Does preoperative mental health status matter for spinal surgery patient-reported outcomes? 5 key findings

Spine

A new study published in the Journal of Neurosurgery: Spine examines whether mental health status is a predictor of improvement in patient reported outcomes after spinal fusion.

The study authors prospectively maintained a database of patients who underwent one and two level anterior cervical discectomy and fusion from 2014 to 2015. There were 52 patients included in the study. The researchers found:

 

1. The patients with higher preoperative SF-12 Mental Component Summary scores were negatively associated with lower Neck Disability Index scores and arm visual analog scale scores before surgery.
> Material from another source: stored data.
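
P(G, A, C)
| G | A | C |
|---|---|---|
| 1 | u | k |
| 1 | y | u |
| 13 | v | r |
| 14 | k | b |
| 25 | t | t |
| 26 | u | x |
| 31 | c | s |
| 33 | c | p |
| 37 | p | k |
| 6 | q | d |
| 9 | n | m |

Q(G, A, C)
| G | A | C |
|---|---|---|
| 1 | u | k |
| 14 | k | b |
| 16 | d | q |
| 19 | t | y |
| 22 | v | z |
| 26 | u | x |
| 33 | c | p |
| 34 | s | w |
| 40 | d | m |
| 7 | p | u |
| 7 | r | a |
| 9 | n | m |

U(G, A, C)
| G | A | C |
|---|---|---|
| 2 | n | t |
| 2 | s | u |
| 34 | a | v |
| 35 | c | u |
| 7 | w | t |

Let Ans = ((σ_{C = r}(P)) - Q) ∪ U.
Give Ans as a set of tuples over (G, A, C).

Apply σ_{C = r}; surviving tuples: {(13, v, r)}
Set difference of the two operands is {(13, v, r)}.
Set union of the two operands is {(13, v, r), (2, n, t), (2, s, u), (34, a, v), (35, c, u), (7, w, t)}.

{(13, v, r), (2, n, t), (2, s, u), (34, a, v), (35, c, u), (7, w, t)}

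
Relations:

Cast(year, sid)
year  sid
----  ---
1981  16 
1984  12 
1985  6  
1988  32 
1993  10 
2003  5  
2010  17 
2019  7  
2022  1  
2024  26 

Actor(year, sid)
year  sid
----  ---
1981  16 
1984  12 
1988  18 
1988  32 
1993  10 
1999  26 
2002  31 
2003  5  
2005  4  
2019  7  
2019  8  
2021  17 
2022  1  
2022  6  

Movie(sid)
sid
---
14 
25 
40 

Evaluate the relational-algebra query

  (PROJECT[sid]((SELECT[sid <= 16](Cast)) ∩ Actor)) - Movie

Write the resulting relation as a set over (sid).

σ[sid <= 16]: keep tuples satisfying sid <= 16 → {(1981, 16), (1984, 12), (1985, 6), (1993, 10), (2003, 5), (2019, 7), (2022, 1)}
Intersection: {(1981, 16), (1984, 12), (1985, 6), (1993, 10), (2003, 5), (2019, 7), (2022, 1)} with {(1981, 16), (1984, 12), (1988, 18), (1988, 32), (1993, 10), (1999, 26), (2002, 31), (2003, 5), (2005, 4), (2019, 7), (2019, 8), (2021, 17), (2022, 1), (2022, 6)} → {(1981, 16), (1984, 12), (1993, 10), (2003, 5), (2019, 7), (2022, 1)}
Keep only column(s) sid: {1, 10, 12, 16, 5, 7}
Difference: {1, 10, 12, 16, 5, 7} with {14, 25, 40} → {1, 10, 12, 16, 5, 7}

{1, 10, 12, 16, 5, 7}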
There was no association between these patients and preoperative neck VAS and SF-12 PCS scores.

 

2. There wasn't an association between the MCS score before surgery and improved NDI, neck VAS, arm VAS or SF-12 PCS scores during any time postoperatively.

 

3. The patients with the bottom and top MCS scores had similar percentages of patients achieving minimum clinically important difference six months after surgery.

 

4. The study authors reported their findings suggest "better preoperative mental health status is associated with lower perceived preoperative disability but is not associated with severity of preoperative neck or arm pain."

 

5. This study differs from other studies on the matter, as the researchers did not demonstrate preoperative mental health was a predictor of patient-reported outcomes.